In a report to investors, Todd Eilers of Roth Capital Partners said shares of Las Vegas-based Progressive Gaming, which fell to a 52-week low of $1.98 on Dec. 18, make the company as easy take-out target. In addition, Eilers said, Progressive’s balance sheet has improved in the past few months after an infusion of $50 million in equity.
He said Progressive Gaming’s casino management systems business would compliment IGT’s system products and that its existing contracts would help IGT extend its geographic reach and its customer base. Progressive and IGT are partners with Shuffle Master in a table game management system.

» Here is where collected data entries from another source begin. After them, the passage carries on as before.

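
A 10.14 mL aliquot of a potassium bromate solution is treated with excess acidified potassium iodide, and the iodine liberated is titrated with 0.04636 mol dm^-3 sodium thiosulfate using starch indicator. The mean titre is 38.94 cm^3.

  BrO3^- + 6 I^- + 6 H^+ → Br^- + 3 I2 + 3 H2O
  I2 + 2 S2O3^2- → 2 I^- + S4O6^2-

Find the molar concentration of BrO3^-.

0.02967 mol/L

n(S2O3^2-) = 0.03894 × 0.04636 = 1.805 × 10^-3 mol
n(I2) = n(S2O3^2-)/2 = 9.026 × 10^-4 mol
From the 1:3 ratio, n(BrO3^-) in the aliquot = 1/3 × 9.026 × 10^-4 = 3.009 × 10^-4 mol
[BrO3^-] = 3.009 × 10^-4 / 0.01014 = 0.02967 mol/L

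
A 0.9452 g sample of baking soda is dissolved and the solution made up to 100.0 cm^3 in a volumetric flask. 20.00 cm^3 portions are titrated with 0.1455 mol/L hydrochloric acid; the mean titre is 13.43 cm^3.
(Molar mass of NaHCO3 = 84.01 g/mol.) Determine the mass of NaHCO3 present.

NaHCO3 + HCl → NaCl + H2O + CO2
n(HCl) per titration = 0.01343 × 0.1455 = 1.954 × 10^-3 mol
n(NaHCO3) in each aliquot = 1.954 × 10^-3 mol (1:1 ratio)
n(NaHCO3) in the whole flask = 1.954 × 10^-3 × 100.0/20.00 = 9.770 × 10^-3 mol
mass of NaHCO3 = 9.770 × 10^-3 × 84.01 = 0.8208 g

0.8208 g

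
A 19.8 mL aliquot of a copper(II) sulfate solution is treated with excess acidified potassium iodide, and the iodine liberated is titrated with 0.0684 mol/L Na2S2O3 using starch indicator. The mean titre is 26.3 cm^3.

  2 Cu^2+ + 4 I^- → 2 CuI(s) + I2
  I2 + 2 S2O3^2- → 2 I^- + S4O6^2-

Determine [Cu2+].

n(S2O3^2-) = 0.0263 × 0.0684 = 1.80 × 10^-3 mol
n(I2) = n(S2O3^2-)/2 = 8.99 × 10^-4 mol
From the 2:1 ratio, n(Cu2+) in the aliquot = 2/1 × 8.99 × 10^-4 = 1.80 × 10^-3 mol
[Cu2+] = 1.80 × 10^-3 / 0.0198 = 0.0909 mol/L

0.0909 mol/L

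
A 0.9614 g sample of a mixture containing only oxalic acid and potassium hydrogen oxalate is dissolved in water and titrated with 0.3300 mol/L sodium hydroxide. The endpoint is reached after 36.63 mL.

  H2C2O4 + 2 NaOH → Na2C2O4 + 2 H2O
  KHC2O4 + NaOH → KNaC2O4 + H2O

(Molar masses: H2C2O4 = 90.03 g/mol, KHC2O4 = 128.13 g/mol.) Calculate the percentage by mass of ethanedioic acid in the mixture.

n(NaOH) = 0.03663 × 0.3300 = 0.01209 mol
Let x = n(H2C2O4), y = n(KHC2O4).
Titrant: 2x + 1y = 0.01209;  mass: 90.03x + 128.13y = 0.9614
Solving, x = 3.534 × 10^-3 mol, y = 5.020 × 10^-3 mol
mass of H2C2O4 = 3.534 × 10^-3 × 90.03 = 0.3181 g
% H2C2O4 = 0.3181 / 0.9614 × 100 = 33.09 %

33.09 %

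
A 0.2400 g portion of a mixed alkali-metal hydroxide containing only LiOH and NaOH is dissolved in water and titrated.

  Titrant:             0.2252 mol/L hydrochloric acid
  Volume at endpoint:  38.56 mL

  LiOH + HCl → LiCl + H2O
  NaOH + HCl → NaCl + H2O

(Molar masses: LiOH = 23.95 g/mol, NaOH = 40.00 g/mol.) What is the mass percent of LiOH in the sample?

66.74 %

n(HCl) = 0.03856 × 0.2252 = 8.684 × 10^-3 mol
Let x = n(LiOH), y = n(NaOH).
Titrant: 1x + 1y = 8.684 × 10^-3;  mass: 23.95x + 40.00y = 0.2400
Solving, x = 6.688 × 10^-3 mol, y = 1.995 × 10^-3 mol
mass of LiOH = 6.688 × 10^-3 × 23.95 = 0.1602 g
% LiOH = 0.1602 / 0.2400 × 100 = 66.74 %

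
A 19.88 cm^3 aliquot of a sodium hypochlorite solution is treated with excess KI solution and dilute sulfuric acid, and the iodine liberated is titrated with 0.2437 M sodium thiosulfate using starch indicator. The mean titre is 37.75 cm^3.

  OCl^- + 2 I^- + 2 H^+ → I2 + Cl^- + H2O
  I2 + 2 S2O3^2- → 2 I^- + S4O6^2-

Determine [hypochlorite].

n(S2O3^2-) = 0.03775 × 0.2437 = 9.200 × 10^-3 mol
n(I2) = n(S2O3^2-)/2 = 4.600 × 10^-3 mol
n(OCl^-) in the aliquot = 4.600 × 10^-3 mol (1:1 ratio)
[OCl^-] = 4.600 × 10^-3 / 0.01988 = 0.2314 mol/L

0.2314 M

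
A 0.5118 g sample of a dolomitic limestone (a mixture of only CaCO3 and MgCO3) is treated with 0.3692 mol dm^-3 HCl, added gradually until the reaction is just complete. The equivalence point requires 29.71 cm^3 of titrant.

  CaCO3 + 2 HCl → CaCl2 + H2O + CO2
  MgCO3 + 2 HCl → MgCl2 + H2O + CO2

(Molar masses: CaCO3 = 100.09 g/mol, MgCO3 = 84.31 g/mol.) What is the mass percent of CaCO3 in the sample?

n(HCl) = 0.02971 × 0.3692 = 0.01097 mol
Let x = n(CaCO3), y = n(MgCO3).
Titrant: 2x + 2y = 0.01097;  mass: 100.09x + 84.31y = 0.5118
Solving, x = 3.131 × 10^-3 mol, y = 2.354 × 10^-3 mol
mass of CaCO3 = 3.131 × 10^-3 × 100.09 = 0.3134 g
% CaCO3 = 0.3134 / 0.5118 × 100 = 61.23 %

61.23 %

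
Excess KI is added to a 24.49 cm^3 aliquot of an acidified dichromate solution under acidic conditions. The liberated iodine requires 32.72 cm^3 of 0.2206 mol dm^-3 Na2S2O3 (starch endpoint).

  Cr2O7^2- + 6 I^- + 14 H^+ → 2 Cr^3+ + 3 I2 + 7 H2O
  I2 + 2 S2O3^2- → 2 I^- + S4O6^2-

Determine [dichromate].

0.04912 mol/L

n(S2O3^2-) = 0.03272 × 0.2206 = 7.218 × 10^-3 mol
n(I2) = n(S2O3^2-)/2 = 3.609 × 10^-3 mol
From the 1:3 ratio, n(Cr2O7^2-) in the aliquot = 1/3 × 3.609 × 10^-3 = 1.203 × 10^-3 mol
[Cr2O7^2-] = 1.203 × 10^-3 / 0.02449 = 0.04912 mol/L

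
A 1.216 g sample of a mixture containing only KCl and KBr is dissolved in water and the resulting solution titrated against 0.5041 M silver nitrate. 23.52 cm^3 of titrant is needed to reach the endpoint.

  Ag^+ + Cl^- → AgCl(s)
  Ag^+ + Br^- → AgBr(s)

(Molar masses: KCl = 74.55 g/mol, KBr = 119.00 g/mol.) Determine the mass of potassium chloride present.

0.3269 g

n(AgNO3) = 0.02352 × 0.5041 = 0.01186 mol
Let x = n(KCl), y = n(KBr).
Titrant: 1x + 1y = 0.01186;  mass: 74.55x + 119.00y = 1.216
Solving, x = 4.385 × 10^-3 mol, y = 7.471 × 10^-3 mol
mass of KCl = 4.385 × 10^-3 × 74.55 = 0.3269 g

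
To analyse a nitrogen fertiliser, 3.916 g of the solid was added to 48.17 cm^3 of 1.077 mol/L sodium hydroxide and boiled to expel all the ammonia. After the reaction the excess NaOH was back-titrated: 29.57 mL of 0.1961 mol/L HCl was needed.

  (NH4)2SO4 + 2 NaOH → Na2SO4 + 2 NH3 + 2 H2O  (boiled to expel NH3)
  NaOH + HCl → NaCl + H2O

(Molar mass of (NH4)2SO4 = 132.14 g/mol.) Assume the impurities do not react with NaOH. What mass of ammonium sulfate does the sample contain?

n(NaOH) added = 0.04817 × 1.077 = 0.05188 mol
n(HCl) used in back-titration = 0.02957 × 0.1961 = 5.799 × 10^-3 mol
n(NaOH) left over = 5.799 × 10^-3 mol (1:1 ratio)
n(NaOH) consumed by analyte = 0.05188 − 5.799 × 10^-3 = 0.04608 mol
From the 1:2 ratio, n((NH4)2SO4) = 1/2 × 0.04608 = 0.02304 mol
mass of (NH4)2SO4 = 0.02304 × 132.14 = 3.045 g

3.045 g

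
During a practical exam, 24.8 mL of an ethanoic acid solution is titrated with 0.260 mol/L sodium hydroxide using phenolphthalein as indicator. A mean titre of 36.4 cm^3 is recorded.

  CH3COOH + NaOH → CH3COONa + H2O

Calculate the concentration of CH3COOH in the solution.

n(NaOH) = 0.0364 L × 0.260 mol/L = 9.46 × 10^-3 mol
n(CH3COOH) = 9.46 × 10^-3 mol (1:1 mole ratio)
[CH3COOH] = 9.46 × 10^-3 mol / 0.0248 L = 0.382 mol/L

0.382 mol/L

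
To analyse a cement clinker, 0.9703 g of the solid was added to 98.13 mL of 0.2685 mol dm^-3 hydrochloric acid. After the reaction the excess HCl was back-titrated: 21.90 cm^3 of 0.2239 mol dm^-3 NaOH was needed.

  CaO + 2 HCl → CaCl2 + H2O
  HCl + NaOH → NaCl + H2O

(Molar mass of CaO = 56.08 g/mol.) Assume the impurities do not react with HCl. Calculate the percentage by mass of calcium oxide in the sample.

61.97 %

n(HCl) added = 0.09813 × 0.2685 = 0.02635 mol
n(NaOH) used in back-titration = 0.02190 × 0.2239 = 4.903 × 10^-3 mol
n(HCl) left over = 4.903 × 10^-3 mol (1:1 ratio)
n(HCl) consumed by analyte = 0.02635 − 4.903 × 10^-3 = 0.02144 mol
From the 1:2 ratio, n(CaO) = 1/2 × 0.02144 = 0.01072 mol
mass of CaO = 0.01072 × 56.08 = 0.6013 g
% CaO = 0.6013 / 0.9703 × 100 = 61.97 %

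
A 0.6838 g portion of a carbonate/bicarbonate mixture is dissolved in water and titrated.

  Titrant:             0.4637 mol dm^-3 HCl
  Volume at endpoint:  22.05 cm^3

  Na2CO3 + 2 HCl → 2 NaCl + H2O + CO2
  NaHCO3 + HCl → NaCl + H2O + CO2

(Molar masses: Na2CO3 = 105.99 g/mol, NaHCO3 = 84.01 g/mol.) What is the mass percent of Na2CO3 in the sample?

n(HCl) = 0.02205 × 0.4637 = 0.01022 mol
Let x = n(Na2CO3), y = n(NaHCO3).
Titrant: 2x + 1y = 0.01022;  mass: 105.99x + 84.01y = 0.6838
Solving, x = 2.824 × 10^-3 mol, y = 4.577 × 10^-3 mol
mass of Na2CO3 = 2.824 × 10^-3 × 105.99 = 0.2993 g
% Na2CO3 = 0.2993 / 0.6838 × 100 = 43.77 %

43.77 %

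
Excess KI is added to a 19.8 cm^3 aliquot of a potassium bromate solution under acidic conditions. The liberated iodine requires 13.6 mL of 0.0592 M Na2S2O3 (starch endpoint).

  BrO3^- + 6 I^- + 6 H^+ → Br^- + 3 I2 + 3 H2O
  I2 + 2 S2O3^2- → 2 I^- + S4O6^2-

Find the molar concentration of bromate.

n(S2O3^2-) = 0.0136 × 0.0592 = 8.05 × 10^-4 mol
n(I2) = n(S2O3^2-)/2 = 4.03 × 10^-4 mol
From the 1:3 ratio, n(BrO3^-) in the aliquot = 1/3 × 4.03 × 10^-4 = 1.34 × 10^-4 mol
[BrO3^-] = 1.34 × 10^-4 / 0.0198 = 0.00678 mol/L

0.00678 M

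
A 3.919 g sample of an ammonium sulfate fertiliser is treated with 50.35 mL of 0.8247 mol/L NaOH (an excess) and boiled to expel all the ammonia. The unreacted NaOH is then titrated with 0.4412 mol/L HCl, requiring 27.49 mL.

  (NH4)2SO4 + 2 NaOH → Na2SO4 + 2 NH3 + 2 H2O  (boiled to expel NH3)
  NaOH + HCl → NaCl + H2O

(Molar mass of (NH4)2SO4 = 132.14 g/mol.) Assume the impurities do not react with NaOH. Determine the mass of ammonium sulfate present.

1.942 g

n(NaOH) added = 0.05035 × 0.8247 = 0.04152 mol
n(HCl) used in back-titration = 0.02749 × 0.4412 = 0.01213 mol
n(NaOH) left over = 0.01213 mol (1:1 ratio)
n(NaOH) consumed by analyte = 0.04152 − 0.01213 = 0.02940 mol
From the 1:2 ratio, n((NH4)2SO4) = 1/2 × 0.02940 = 0.01470 mol
mass of (NH4)2SO4 = 0.01470 × 132.14 = 1.942 g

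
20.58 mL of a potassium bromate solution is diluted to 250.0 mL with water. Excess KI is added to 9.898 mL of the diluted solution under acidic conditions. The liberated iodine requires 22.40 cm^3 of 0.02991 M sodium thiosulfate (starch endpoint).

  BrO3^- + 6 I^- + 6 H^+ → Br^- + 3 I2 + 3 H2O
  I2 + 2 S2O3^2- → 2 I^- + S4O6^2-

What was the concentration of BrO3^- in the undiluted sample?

n(S2O3^2-) = 0.02240 × 0.02991 = 6.700 × 10^-4 mol
n(I2) = n(S2O3^2-)/2 = 3.350 × 10^-4 mol
From the 1:3 ratio, n(BrO3^-) in the aliquot = 1/3 × 3.350 × 10^-4 = 1.117 × 10^-4 mol
[BrO3^-]_dilute = 1.117 × 10^-4 / 0.009898 = 0.01128 mol/L
[BrO3^-]_original = 0.01128 × 250.0/20.58 = 0.1370 mol/L

0.1370 M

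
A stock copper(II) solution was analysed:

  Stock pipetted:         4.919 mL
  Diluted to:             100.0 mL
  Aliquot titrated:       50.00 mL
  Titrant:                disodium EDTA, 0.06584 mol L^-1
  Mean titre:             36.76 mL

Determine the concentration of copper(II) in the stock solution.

0.9841 mol/L

Cu^2+ + EDTA^4- → [Cu(EDTA)]^2-
n(EDTA) = 0.03676 × 0.06584 = 2.420 × 10^-3 mol
n(Cu2+) in the aliquot = 2.420 × 10^-3 mol (1:1 ratio)
[Cu2+]_dilute = 2.420 × 10^-3 / 0.05000 = 0.04841 mol/L
Dilution factor = 100.0 / 4.919 = 20.33
[Cu2+]_stock = 0.04841 × 20.33 = 0.9841 mol/L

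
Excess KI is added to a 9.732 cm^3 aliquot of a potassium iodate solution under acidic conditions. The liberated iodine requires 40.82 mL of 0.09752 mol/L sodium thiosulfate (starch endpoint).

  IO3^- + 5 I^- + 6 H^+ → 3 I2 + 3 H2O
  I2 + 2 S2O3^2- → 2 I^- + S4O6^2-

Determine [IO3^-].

n(S2O3^2-) = 0.04082 × 0.09752 = 3.981 × 10^-3 mol
n(I2) = n(S2O3^2-)/2 = 1.990 × 10^-3 mol
From the 1:3 ratio, n(IO3^-) in the aliquot = 1/3 × 1.990 × 10^-3 = 6.635 × 10^-4 mol
[IO3^-] = 6.635 × 10^-4 / 0.009732 = 0.06817 mol/L

0.06817 mol/L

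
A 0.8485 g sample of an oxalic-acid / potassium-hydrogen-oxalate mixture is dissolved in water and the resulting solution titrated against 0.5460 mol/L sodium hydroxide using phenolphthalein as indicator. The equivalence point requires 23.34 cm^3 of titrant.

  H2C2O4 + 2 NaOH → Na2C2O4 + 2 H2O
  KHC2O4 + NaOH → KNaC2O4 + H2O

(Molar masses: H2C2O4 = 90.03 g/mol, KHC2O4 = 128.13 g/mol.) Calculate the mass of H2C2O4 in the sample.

n(NaOH) = 0.02334 × 0.5460 = 0.01274 mol
Let x = n(H2C2O4), y = n(KHC2O4).
Titrant: 2x + 1y = 0.01274;  mass: 90.03x + 128.13y = 0.8485
Solving, x = 4.718 × 10^-3 mol, y = 3.307 × 10^-3 mol
mass of H2C2O4 = 4.718 × 10^-3 × 90.03 = 0.4248 g

0.4248 g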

“IGT has been interested in Progressive in the past,” Eilers said in a note to investors released Thursday. “A series of recent events have made the potential for a take-out much more probable.”
Shares of Progressive, traded on the Nasdaq National Market, rose 5 cents, or 2.07 percent, Friday to close at $2.46. The company has almost 62 million shares outstanding and a market capitalization of $149.4 million.
Both Progressive Gaming Chief Financial Officer Heather Rollo and IGT spokesman Ed Rogich declined to comment on the analyst’s report.
Eilers said the Progressive’s troublesome year in 2007 caused it to erase more than $200 million in market capitalization. The price per share fell almost 75 percent due to disappointing earnings, a deteriorating capital structure and legal issues, Eilers said.
In November, Progressive Gaming agreed to settle a decade-old federal antitrust lawsuit with a rival table games developer for $20 million plus legal fees of $4.7 million, rather than appeal a verdict in which the company could have been liable for more than $39 million.
The company also sold its table games division for $30 million to concentrate on its technology software and management systems. A public offering in November brought $47 million of capital into the company.
“Despite the tumultuous year, the company addressed the aforementioned risk areas and shares now appear cheap relative to its historical average,” Eilers said.
The analyst has placed a “buy” recommendation of Progressive Gaming shares with a target price of $3.50.
“We note our current price target represents the low end of a possible buyout scenario,” Eilers said.